A worker stitches together the fabric on a small trunk. It takes strength to puncture the canvas and wood as well as delicacy to apply the stitches.

The signature Louis Vuitton “tumbler lock," invented by Georges Vuitton in 1890, is one of the final pieces added to a trunk. Since the founding of the company, every trunk has been given a unique registered lock number.

It holds the secret of when the trunk was made, by whom and where it was purchased. An owner can have one key for all of his or her trunks, and it can be passed down from generation to generation.

A variety of exotic leathers, including crocodile, two types of alligator, python, stingray and ostrich, are used for handbags. Less exotic leathers — like lamb and goat for linings and veal and cowhide for the outside of the handbag — are also used. All are stored in a temperature-controlled room.

Exotic skins are colored and given a matte or glazed finish, then cut with pressurized machines, except for special orders, which are always cut by hand. Shoppers can choose handbags and accessories from 26 colors and in several finishes.

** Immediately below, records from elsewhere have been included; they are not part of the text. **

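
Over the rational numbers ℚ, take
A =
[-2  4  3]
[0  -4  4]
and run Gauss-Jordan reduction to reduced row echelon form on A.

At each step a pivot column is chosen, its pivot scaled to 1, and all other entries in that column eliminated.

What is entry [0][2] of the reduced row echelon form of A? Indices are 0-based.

pivot(0,0)=-2: scale R0 → (1, -2, -3/2)
pivot(1,1)=-4: scale R1 → (0, 1, -1)
  clear (0,1): R0 −= (-2)R1 → (1, 0, -7/2)

M[0][2] = -7/2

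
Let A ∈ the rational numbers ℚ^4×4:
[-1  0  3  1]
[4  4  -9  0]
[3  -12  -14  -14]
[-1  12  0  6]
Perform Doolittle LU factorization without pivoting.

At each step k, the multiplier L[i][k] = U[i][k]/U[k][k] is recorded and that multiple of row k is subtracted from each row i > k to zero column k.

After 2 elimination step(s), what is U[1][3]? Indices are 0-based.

Step 1: pivot at (0,0) is -1.
  row1 ← row1 − (-4)·row0  ⇒  L[1][0]=-4, U row1=(0, 4, 3, 4)
  row2 ← row2 − (-3)·row0  ⇒  L[2][0]=-3, U row2=(0, -12, -5, -11)
  row3 ← row3 − (1)·row0  ⇒  L[3][0]=1, U row3=(0, 12, -3, 5)
Step 2: pivot at (1,1) is 4.
  row2 ← row2 − (-3)·row1  ⇒  L[2][1]=-3, U row2=(0, 0, 4, 1)
  row3 ← row3 − (3)·row1  ⇒  L[3][1]=3, U row3=(0, 0, -12, -7)

U[1][3] = 4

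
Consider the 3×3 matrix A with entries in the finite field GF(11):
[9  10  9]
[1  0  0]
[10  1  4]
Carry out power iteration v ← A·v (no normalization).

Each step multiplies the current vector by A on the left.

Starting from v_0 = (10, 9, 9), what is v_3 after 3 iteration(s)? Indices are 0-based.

v_3 = (10, 3, 1)

v_0 = (10, 9, 9).
v_1 = A·v_0 = (8, 10, 2).
v_2 = A·v_1 = (3, 8, 10).
v_3 = A·v_2 = (10, 3, 1).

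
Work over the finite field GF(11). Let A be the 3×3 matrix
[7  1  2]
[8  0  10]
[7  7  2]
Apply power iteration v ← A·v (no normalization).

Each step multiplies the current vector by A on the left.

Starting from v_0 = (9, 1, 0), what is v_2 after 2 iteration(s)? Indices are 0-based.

v_0 = (9, 1, 0).
v_1 = A·v_0 = (9, 6, 4).
v_2 = A·v_1 = (0, 2, 3).

v_2 = (0, 2, 3)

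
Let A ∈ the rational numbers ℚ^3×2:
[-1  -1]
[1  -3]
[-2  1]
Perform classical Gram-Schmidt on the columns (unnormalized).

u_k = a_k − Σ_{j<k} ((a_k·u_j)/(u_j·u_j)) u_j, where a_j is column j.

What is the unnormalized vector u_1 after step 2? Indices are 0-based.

u_1 = (-5/3, -7/3, -1/3)

Step 1: u_0 = a_0 = (-1, 1, -2).
Step 2: u_1 = a_1 − (-2/3)·u_0 = (-5/3, -7/3, -1/3).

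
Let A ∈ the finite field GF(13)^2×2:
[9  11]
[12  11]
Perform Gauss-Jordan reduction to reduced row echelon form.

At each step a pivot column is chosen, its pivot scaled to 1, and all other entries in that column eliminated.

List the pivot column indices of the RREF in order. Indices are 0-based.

pivot(0,0)=9: scale R0 → (1, 7)
  clear (1,0): R1 −= (12)R0 → (0, 5)
pivot(1,1)=5: scale R1 → (0, 1)
  clear (0,1): R0 −= (7)R1 → (1, 0)

pivot columns: 0, 1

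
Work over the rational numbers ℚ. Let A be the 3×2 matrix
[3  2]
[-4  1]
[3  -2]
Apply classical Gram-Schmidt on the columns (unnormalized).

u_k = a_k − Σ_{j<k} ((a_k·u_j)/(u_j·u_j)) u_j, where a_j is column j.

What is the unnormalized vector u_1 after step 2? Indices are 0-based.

Step 1: u_0 = a_0 = (3, -4, 3).
Step 2: u_1 = a_1 − (-2/17)·u_0 = (40/17, 9/17, -28/17).

u_1 = (40/17, 9/17, -28/17)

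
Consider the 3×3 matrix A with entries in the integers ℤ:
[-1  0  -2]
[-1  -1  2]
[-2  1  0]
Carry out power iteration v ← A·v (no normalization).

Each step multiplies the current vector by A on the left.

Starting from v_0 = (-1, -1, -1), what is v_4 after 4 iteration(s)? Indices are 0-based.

v_0 = (-1, -1, -1).
v_1 = A·v_0 = (3, 0, 1).
v_2 = A·v_1 = (-5, -1, -6).
v_3 = A·v_2 = (17, -6, 9).
v_4 = A·v_3 = (-35, 7, -40).

v_4 = (-35, 7, -40)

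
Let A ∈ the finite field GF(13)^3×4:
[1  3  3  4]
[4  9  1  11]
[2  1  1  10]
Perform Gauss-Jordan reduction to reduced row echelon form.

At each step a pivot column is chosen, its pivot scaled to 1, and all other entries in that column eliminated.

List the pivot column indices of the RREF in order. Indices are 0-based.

pivot(0,0)=1: scale R0 → (1, 3, 3, 4)
  clear (1,0): R1 −= (4)R0 → (0, 10, 2, 8)
  clear (2,0): R2 −= (2)R0 → (0, 8, 8, 2)
pivot(1,1)=10: scale R1 → (0, 1, 8, 6)
  clear (0,1): R0 −= (3)R1 → (1, 0, 5, 12)
  clear (2,1): R2 −= (8)R1 → (0, 0, 9, 6)
pivot(2,2)=9: scale R2 → (0, 0, 1, 5)
  clear (0,2): R0 −= (5)R2 → (1, 0, 0, 0)
  clear (1,2): R1 −= (8)R2 → (0, 1, 0, 5)

pivot columns: 0, 1, 2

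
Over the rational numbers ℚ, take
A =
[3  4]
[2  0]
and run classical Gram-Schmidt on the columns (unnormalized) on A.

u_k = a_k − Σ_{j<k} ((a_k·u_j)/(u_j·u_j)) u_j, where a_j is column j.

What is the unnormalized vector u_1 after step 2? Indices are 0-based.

u_1 = (16/13, -24/13)

Step 1: u_0 = a_0 = (3, 2).
Step 2: u_1 = a_1 − (12/13)·u_0 = (16/13, -24/13).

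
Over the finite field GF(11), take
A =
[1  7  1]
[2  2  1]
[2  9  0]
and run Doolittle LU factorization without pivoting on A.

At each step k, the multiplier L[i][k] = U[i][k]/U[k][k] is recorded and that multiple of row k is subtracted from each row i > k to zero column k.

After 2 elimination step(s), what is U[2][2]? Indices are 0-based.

U[2][2] = 3

k=0: U[0][0]=1
  eliminate (1,0): mult=2, new row 1: (0, 10, 10); set L[1][0]=2
  eliminate (2,0): mult=2, new row 2: (0, 6, 9); set L[2][0]=2
k=1: U[1][1]=10
  eliminate (2,1): mult=5, new row 2: (0, 0, 3); set L[2][1]=5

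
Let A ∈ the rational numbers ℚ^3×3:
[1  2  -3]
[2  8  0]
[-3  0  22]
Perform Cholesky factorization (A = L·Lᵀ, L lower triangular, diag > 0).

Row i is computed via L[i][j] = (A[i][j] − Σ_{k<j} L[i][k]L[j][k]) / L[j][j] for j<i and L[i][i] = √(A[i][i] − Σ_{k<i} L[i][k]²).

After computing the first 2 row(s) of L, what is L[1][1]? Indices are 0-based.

L[1][1] = 2

Step 1: L[0][0] = √(1) = 1.
  L[1][0] = (2) / L[0][0] = 2.
Step 2: L[1][1] = √(4) = 2.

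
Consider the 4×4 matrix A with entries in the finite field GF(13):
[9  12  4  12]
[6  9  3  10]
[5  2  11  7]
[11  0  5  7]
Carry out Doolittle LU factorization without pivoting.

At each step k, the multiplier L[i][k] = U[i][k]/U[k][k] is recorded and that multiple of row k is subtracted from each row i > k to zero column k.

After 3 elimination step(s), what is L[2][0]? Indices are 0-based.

Step 1: pivot at (0,0) is 9.
  row1 ← row1 − (5)·row0  ⇒  L[1][0]=5, U row1=(0, 1, 9, 2)
  row2 ← row2 − (2)·row0  ⇒  L[2][0]=2, U row2=(0, 4, 3, 9)
  row3 ← row3 − (7)·row0  ⇒  L[3][0]=7, U row3=(0, 7, 3, 1)
Step 2: pivot at (1,1) is 1.
  row2 ← row2 − (4)·row1  ⇒  L[2][1]=4, U row2=(0, 0, 6, 1)
  row3 ← row3 − (7)·row1  ⇒  L[3][1]=7, U row3=(0, 0, 5, 0)
Step 3: pivot at (2,2) is 6.
  row3 ← row3 − (3)·row2  ⇒  L[3][2]=3, U row3=(0, 0, 0, 10)

L[2][0] = 2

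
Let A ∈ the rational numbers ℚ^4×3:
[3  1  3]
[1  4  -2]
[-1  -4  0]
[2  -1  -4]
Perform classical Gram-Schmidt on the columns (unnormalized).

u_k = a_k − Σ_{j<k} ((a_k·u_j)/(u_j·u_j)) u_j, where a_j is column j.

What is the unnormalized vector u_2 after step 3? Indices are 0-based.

u_2 = (456/143, -809/429, -49/429, -152/39)

Step 1: u_0 = a_0 = (3, 1, -1, 2).
Step 2: u_1 = a_1 − (3/5)·u_0 = (-4/5, 17/5, -17/5, -11/5).
Step 3: u_2 = a_2 − (-1/15)·u_0 − (-2/143)·u_1 = (456/143, -809/429, -49/429, -152/39).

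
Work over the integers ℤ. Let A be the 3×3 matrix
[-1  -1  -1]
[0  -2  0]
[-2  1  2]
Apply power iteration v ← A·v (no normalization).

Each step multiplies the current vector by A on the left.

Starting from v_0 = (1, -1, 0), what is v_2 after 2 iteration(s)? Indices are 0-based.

v_2 = (1, -4, -4)

v_0 = (1, -1, 0).
v_1 = A·v_0 = (0, 2, -3).
v_2 = A·v_1 = (1, -4, -4).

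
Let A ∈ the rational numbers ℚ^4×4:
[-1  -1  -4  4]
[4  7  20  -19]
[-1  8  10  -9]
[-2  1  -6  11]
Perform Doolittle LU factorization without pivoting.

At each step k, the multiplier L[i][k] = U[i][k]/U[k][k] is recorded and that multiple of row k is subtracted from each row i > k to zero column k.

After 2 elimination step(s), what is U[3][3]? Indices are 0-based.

[col 0] pivot -1
  R1 -= -4*R0 → (0, 3, 4, -3)  (L[1][0] := -4)
  R2 -= 1*R0 → (0, 9, 14, -13)  (L[2][0] := 1)
  R3 -= 2*R0 → (0, 3, 2, 3)  (L[3][0] := 2)
[col 1] pivot 3
  R2 -= 3*R1 → (0, 0, 2, -4)  (L[2][1] := 3)
  R3 -= 1*R1 → (0, 0, -2, 6)  (L[3][1] := 1)

U[3][3] = 6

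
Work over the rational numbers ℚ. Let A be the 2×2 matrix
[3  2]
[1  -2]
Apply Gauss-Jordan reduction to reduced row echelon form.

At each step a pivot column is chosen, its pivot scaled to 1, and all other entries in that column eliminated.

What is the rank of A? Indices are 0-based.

rank = 2

pivot(0,0)=3: scale R0 → (1, 2/3)
  clear (1,0): R1 −= (1)R0 → (0, -8/3)
pivot(1,1)=-8/3: scale R1 → (0, 1)
  clear (0,1): R0 −= (2/3)R1 → (1, 0)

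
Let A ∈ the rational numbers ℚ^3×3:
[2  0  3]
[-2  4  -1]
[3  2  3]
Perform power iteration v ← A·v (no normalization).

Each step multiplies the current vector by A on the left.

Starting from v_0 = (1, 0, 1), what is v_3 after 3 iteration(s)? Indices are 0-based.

v_3 = (137, -195, 109)

v_0 = (1, 0, 1).
v_1 = A·v_0 = (5, -3, 6).
v_2 = A·v_1 = (28, -28, 27).
v_3 = A·v_2 = (137, -195, 109).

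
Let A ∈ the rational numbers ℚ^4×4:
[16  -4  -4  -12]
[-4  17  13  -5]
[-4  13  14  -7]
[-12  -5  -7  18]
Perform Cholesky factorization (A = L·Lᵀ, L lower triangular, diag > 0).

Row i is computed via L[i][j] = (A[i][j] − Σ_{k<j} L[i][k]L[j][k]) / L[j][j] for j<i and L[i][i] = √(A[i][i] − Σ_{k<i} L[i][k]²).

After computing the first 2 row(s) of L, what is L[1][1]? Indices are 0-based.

Step 1: L[0][0] = √(16) = 4.
  L[1][0] = (-4) / L[0][0] = -1.
Step 2: L[1][1] = √(16) = 4.

L[1][1] = 4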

Handbag handles are made of kemp, covered with leather glued to the shape of the handle and stitched accordingly. A special machine stitches the handle so it stays rounded.

Workers use a machine to clamp down the leather handle of a handbag. 

The finished product shines in red crocodile.

All special orders are made here at the Vuitton atelier. The luxury luggage house will create just about anything as long as it involves travel and stays true to the spirit of its founder. A drawing, like those shown here, is made so the customer can get an idea of what the finished product will look like.

Some recent made-to-order items have included a backgammon set and jewelry case (as show in the drawings). Cases for Barbies, Christmas ornaments, teddy bears, iPods (two were made for Chanel designer Karl Lagerfeld) and even a rubber duck have been created. 

In 2009, to commemorate the Apollo 11 first lunar landing 40 years earlier, Vuitton created a trunk that resembled a space capsule. It opened up to reveal just about everything one would need to explore the universe, including dishware, CDs, tools and a folding lounge chair.

Also in 2009, Louis Vuitton made a special case to commemorate the 150th Anniversary of the Red Cross. Seeking to interpret the original first aid kit, it featured a series of red and silver aluminum medicine boxes arranged in the shape of the cross. It is on display at the atelier with a number of other one-of-a-kind trunks.

Custom orders can be placed at any Vuitton store but must be approved before work begins. The price varies depending on the intricacy of the project and materials.